The end of the supply lead remote from the reflector neck, or the end of the connecting line of the supply lead remote from the reflector neck from the end of the bulb shank of the high-pressure discharge lamp to the second base part is advantageously guided in a shockproof groove in the region of the second base part.
In order to be able to introduce the end of the high-voltage cable and the end of the second supply lead or the end of the connecting line into the bore or groove on the second base part in the connected state, the cylindrical appendage is advantageously provided in the region of the bore with a slot which runs parallel to the bore and reaches up to the groove.
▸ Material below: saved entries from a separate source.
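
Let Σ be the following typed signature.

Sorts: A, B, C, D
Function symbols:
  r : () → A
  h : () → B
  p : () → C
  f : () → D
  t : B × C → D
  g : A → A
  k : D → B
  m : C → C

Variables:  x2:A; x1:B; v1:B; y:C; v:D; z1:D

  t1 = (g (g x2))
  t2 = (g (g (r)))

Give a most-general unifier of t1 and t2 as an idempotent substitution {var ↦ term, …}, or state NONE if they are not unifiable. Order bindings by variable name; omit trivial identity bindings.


{x2 ↦ (r)}


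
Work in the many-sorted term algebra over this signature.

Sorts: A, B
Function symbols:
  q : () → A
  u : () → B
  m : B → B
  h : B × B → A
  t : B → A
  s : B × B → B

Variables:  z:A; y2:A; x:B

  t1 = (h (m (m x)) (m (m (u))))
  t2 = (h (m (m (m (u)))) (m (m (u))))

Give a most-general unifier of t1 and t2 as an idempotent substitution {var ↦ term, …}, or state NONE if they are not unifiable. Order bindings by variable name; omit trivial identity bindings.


{x ↦ (m (u))}


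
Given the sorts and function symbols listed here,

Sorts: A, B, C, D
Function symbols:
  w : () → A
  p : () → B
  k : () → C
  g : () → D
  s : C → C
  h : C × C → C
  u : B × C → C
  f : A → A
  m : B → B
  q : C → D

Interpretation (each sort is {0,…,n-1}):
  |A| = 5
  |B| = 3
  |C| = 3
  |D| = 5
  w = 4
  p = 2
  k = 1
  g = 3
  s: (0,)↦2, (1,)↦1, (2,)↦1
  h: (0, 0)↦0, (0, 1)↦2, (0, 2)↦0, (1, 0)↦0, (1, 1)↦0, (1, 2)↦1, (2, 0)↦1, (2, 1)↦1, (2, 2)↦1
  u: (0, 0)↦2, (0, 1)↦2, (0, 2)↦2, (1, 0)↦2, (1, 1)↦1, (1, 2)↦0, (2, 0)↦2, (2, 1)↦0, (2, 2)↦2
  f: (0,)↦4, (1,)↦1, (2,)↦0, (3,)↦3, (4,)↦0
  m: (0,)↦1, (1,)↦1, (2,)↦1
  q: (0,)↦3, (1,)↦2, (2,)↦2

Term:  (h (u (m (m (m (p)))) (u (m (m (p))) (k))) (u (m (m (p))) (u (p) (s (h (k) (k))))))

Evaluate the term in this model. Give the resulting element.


value = 0

  p = 2
  (m (p)) = m(2,) = 1
  (m (m (p))) = m(1,) = 1
  (m (m (m (p)))) = m(1,) = 1
  p = 2
  (m (p)) = m(2,) = 1
  (m (m (p))) = m(1,) = 1
  k = 1
  (u (m (m (p))) (k)) = u(1, 1) = 1
  (u (m (m (m (p)))) (u (m (m (p))) (k))) = u(1, 1) = 1
  p = 2
  (m (p)) = m(2,) = 1
  (m (m (p))) = m(1,) = 1
  p = 2
  k = 1
  k = 1
  (h (k) (k)) = h(1, 1) = 0
  (s (h (k) (k))) = s(0,) = 2
  (u (p) (s (h (k) (k)))) = u(2, 2) = 2
  (u (m (m (p))) (u (p) (s (h (k) (k))))) = u(1, 2) = 0
  (h (u (m (m (m (p)))) (u (m (m (p))) (k))) (u (m (m (p))) (u (p) (s (h (k) (k)))))) = h(1, 0) = 0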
The high-voltage cable can also advantageously be fixed in the bore by means of a screw made from insulating material, in order to achieve an even higher degree of strain relief.
In this case, the bore advantageously runs parallel to the axis of the high-pressure discharge lamp, and thus also parallel to the axis of the reflector. This keeps as small as possible the space required in the projection unit for the reflector high-pressure discharge lamp unit.
In order to pass radiation/light, the second base part, designed as an auxiliary part, respectively has an aperture on the side respectively facing and averted from the radiation/light exit of the reflector. It is advantageously permanently connected to the reflector. For reasons of safety, the second aperture of the auxiliary part is advantageously sealed with a face-plate transparent to radiation/light. This prevents combustible objects from touching hot lamp parts. In the case of an explosion of the high-pressure discharge lamp, this face-plate, in addition, protects sensitive optical components in the unit from damage. Moreover, the face-plate constitutes an additional electrical insulation of the end of the second lamp shank of the discharge lamp situated in the light-exit direction, and the supply lead thereof, and so the overall length in the light-exit direction can be kept compact. The face-plate can be fastened on the auxiliary part with the aid of an adhesive, for example a silicone adhesive, or be held in position mechanically by clamps or a ring.
If required, the auxiliary part can additionally be provided with one or more lateral openings in order to use a specifically controlled air flow to cool thermally critical sites such as, for example, the end of the second lamp shank of the discharge lamp situated in the light-exit direction, in the case of combination with an elliptical reflector.
A precisely adjusted installation of the lamp in an optical unit, in particular a video and/or data projector, is advantageously facilitated by fitting reference points and threaded holders on the second base part.
If the second base part designed as auxiliary part is produced from an injection moldable high-temperature plastic, this has the advantage by comparison with other materials such as, for example, ceramics that a high measure of flexibility exists with reference to the configuration of the geometrical shape of the auxiliary part, and that a lower weight is achieved. The use of glass fiber reinforced plastic additionally advantageously enhances the mechanical stability of the auxiliary part. The material PEEK(trademark) (polyether ether ketone) has proved to be particularly advantageous as injection moldable high-temperature material, since it has a very high thermostability and a good UV compatibility.